Le 5 mai dernier, Curtis R., 17 ans, décédait après avoir percuté un bus alors qu’il pilotait un quad sans casque, à Antony, dans les Hauts-de-Seine. Selon les premiers éléments de l’enquête, le jeune lycéen tentait de fuir un contrôle de police mais les circonstances exactes du drame restent floues. Ce dimanche, famille et amis proches de l’adolescent ont marché pour lui rendre hommage.
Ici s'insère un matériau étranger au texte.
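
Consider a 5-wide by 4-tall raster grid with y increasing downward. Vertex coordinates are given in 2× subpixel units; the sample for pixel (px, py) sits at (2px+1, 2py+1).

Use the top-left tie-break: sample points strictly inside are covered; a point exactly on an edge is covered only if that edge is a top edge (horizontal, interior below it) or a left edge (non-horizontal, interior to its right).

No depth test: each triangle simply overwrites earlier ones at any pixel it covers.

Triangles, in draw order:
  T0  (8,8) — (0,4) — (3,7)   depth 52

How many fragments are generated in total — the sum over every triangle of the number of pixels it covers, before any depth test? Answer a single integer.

T0:
  2·area = 12  (B↔C swapped to make it positive)
  edge (8, 8)→(3, 7): d=(-5,-1) top-left  bias=+0
  edge (3, 7)→(0, 4): d=(-3,-3) top-left  bias=+0
  edge (0, 4)→(8, 8): d=(8,4) right/bottom  bias=-1
    (0,2)@(1, 5): e=[8,0,4] → X  [on edge]
    (1,2)@(3, 5): e=[10,6,-4] → .
    (0,3)@(1, 7): e=[-2,-6,20] → .
    (1,3)@(3, 7): e=[0,0,12] → X  [on edge]
    (2,3)@(5, 7): e=[2,6,4] → X
    (3,3)@(7, 7): e=[4,12,-4] → .
  covered (3 px):
    . . . . .
    . . . . .
    X . . . .
    . X X . .

Result: 3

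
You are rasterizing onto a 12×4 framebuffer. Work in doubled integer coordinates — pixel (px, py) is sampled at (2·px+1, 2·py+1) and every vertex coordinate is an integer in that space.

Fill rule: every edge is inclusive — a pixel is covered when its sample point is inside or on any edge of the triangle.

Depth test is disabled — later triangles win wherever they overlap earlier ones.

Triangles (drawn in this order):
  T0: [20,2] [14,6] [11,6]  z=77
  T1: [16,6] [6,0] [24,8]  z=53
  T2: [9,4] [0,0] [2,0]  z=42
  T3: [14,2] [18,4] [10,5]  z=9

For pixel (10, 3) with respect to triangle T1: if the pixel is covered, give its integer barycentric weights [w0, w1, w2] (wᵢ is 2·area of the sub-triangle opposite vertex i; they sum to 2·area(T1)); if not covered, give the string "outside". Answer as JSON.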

Reportage.

« Justice pour Curtis » et « Ma force est en chacun de vous« . Voici les messages que l’on peut lire, ce dimanche 14 mai, sur les t-shirts noirs et blancs des participants à la marche en hommage à Curtis R., 17 ans, mort neuf jours plus tôt à Antony, dans les Hauts-de-Seine. L’adolescent est décédé après avoir percuté un bus en tentant de fuir un contrôle de police alors qu’il conduisait un quad, sans casque. Les agents de la Bac (Brigade anti-criminalité) affirment avoir perdu la trace du jeune homme avant la collision mortelle. Une version contredite par plusieurs témoins, dont un rapporté par le Bondy Blog  indiquant avoir vu une voiture des forces de l’ordre foncer à vive allure derrière le véhicule de Curtis. La famille du jeune lycéen, elle, a décidé de porter plainte contre X pour homicide involontaire. Une enquête a été ouverte par le parquet de Nanterre pour préciser les circonstances exactes de l’accident.

Assa Traoré, soeur d’Adama Traoré, mort en juillet 2016 après une interpellation par des gendarmes, fait partie du cortège en hommage à Curtis.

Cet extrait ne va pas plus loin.